Search code examples
pythonaudiosignal-processinglibrosasample-rate

Incorrect signal returned by librosa.clicks


I'm trying to write a simple metronome with librosa.clicks

import librosa
import numpy as np

bpm = 200
exercise_duration = 10
sr = 22050

seconds_per_beat = 60/bpm
beats_number = round(bpm/ (60/exercise_duration))

metronome_clicks = [0]

for i in range(beats_number - 1):
    metronome_clicks.append(seconds_per_beat + metronome_clicks[i])

click = librosa.clicks(times=metronome_clicks,sr=sr, length=22050 * exercise_duration, click_duration=0.1)

hop_length = 512
onset_samples = librosa.onset.onset_detect(y=click, sr=sr, units='samples', hop_length=hop_length)

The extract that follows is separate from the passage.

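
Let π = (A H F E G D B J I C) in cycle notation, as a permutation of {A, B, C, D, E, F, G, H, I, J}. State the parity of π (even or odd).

odd

The cycle lengths are 10.
A cycle of length ℓ contributes ℓ−1 transpositions, so π is a product of 9 transpositions — odd.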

onset_diff = np.diff(onset_samples)

print(onset_samples)
print(onset_diff)

I've noticed a significant inaccuracy while testing the results of librosa.clicks - the printed result of np.diff on my machine looks like this:

[6144 6656 6656 6656 6656 6656 6656 6656 6656 6656 6656 6656 6656 6144
 6656 6656 6656 6656 6656 6656 6656 6656 6656 6656 6656 6144 6656 6656
 6656 6656 6656]

Which basically means 23ms latency. I've also noticed that the amount of latency in samples = 512, and if I tweak the hop_length into 256 then the latency is 256 samples, so it seems to be correlated somehow to hop length - but to be honest, I don't really know how, and what are the ways to fix that. Also, when you tweak bpm into 60 then results are good:

[22016 22016 22016 22016 22016 22016 22016 22016]

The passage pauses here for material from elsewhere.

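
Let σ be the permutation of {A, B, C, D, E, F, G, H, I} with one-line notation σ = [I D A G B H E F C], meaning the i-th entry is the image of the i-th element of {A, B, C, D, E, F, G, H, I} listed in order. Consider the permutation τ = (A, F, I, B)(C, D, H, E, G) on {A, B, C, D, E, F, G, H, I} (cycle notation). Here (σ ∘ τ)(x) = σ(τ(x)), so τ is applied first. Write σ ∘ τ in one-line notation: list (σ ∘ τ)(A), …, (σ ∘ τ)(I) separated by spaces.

Chase each element through τ then σ: A → F → H; B → A → I; C → D → G; D → H → F; E → G → E; F → I → C; G → C → A; H → E → B; I → B → D.
Collecting the images, σ ∘ τ = [H I G F E C A B D].

H I G F E C A B D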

But not perfect, as 60bpm should equal 1 second which should give us 22050 samples. In 120 bpm it looks like this:

[11264 10752 11264 10752 11264 10752 11264 10752 11264 11264 10752 11264
 10752 11264 10752 11264 10752 11264]

Which is another kind of behavior that I don't really understand. If I'm correct, then increasing sample rate or decreasing hop length should minimize the problem, but I'd like to get a perfect metronome timing as it's crucial for the app that I'm building.


Solution

  • I have imported the click as wav file into an audio editor and found that it is accurate within 1-2 samples.

    Onset detection algorithms are not perfect and very dependant on the transient of the signal.

    I have plotted the waveform against the onset_samples and even at a birds-eye view you can tell that the onset times are not that consistent.

    onset vs waveform

    bottom line: the click is fine. its the onset detection that is off.